The study shows that individuals with a heightened sense of entitlement performed more creatively than their less-entitled counterparts in a series of tasks typically associated with measuring human creativity. The paper was authored by ILR Assistant Professor Emily Zitek, Ph.D., and Vanderbilt University research scholar Lynne Vincent, Ph.D. ’13, and is entitled “Deserve and Diverge: Feeling Entitled Makes People More Creative.” It was originally published in the Journal of Experimental Social Psychology.
Zitek and Lynne argue that because those who feel entitled often feel above others, or at least different from others, they tend to think differently too.
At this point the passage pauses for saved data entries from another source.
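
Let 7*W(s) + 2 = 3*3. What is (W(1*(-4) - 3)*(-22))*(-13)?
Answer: 286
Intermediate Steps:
W(s) = 1 (W(s) = -2/7 + (3*3)/7 = -2/7 + (1/7)*9 = -2/7 + 9/7 = 1)
(W(1*(-4) - 3)*(-22))*(-13) = (1*(-22))*(-13) = -22*(-13) = 286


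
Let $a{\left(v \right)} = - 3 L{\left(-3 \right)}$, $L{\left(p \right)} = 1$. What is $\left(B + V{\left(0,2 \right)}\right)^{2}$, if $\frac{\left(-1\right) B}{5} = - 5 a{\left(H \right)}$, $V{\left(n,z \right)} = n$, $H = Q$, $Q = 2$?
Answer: $5625$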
These conclusions were drawn from the results four different experiments detailed in their paper.
In an interview with The Cornell Review, Zitek, whose area of expertise is in organizational behavior and entitlement, said a sense of entitlement “is generally bad, but has some benefits too.” According to Zitek, while there are numerous “costs of entitlement,” such as selfishness and annoyance, it is reasonable to desire “temporary boosts” in one’s sense of entitlement such that they lead to more creative work.
Zitek was quoted in the Cornell Chronicle saying, “On one hand, trying to make employees feel similar to others can reduce entitlement, but it might also reduce creativity… On the other hand, boosting entitlement to encourage temporary creativity might turn them into a nuisance, but the manager might accept that if creativity is the main goal.”
As with the previously-reported on Cornell study on political correctness and workplace creativity, this study’s methods seemed to fly in the face of common sense. The test that seemed most bizarre was one that asked participants to draw an alien unlike anything on Earth, and creativity was measured by how different the creature was from any Earth animal. Other tests involved word association tasks, sentence unscrambling, and coming up with uncommon uses for household items (for example, alternative uses for a paperclip).
Speaking with Zitek, she acknowledged that there are no all-inclusive ways to measure creativity, but that there are widely-accepted proxy measures, at least in the world of academia. She sympathized with the sentiment that non-academics and business people might find it hard to buy-in to the notion of drawing an alien, for example, as any sign of general, positive creativity, but maintained the overall validity of her study and its findings.
“It comes down to ecological validity,” says Zitek, commenting on the idea that research methods must approximate real-world settings and constraints.
However, a quick Wikipedia search for the term reveals that academic studies don’t require ecological validity, only external validity. Perhaps academics of all fields should re-evaluate this standard, and require ecological validity in order to legitimize their study methods and findings. It would certainly boost the acceptability of research findings in the eyes of many who are not academics themselves.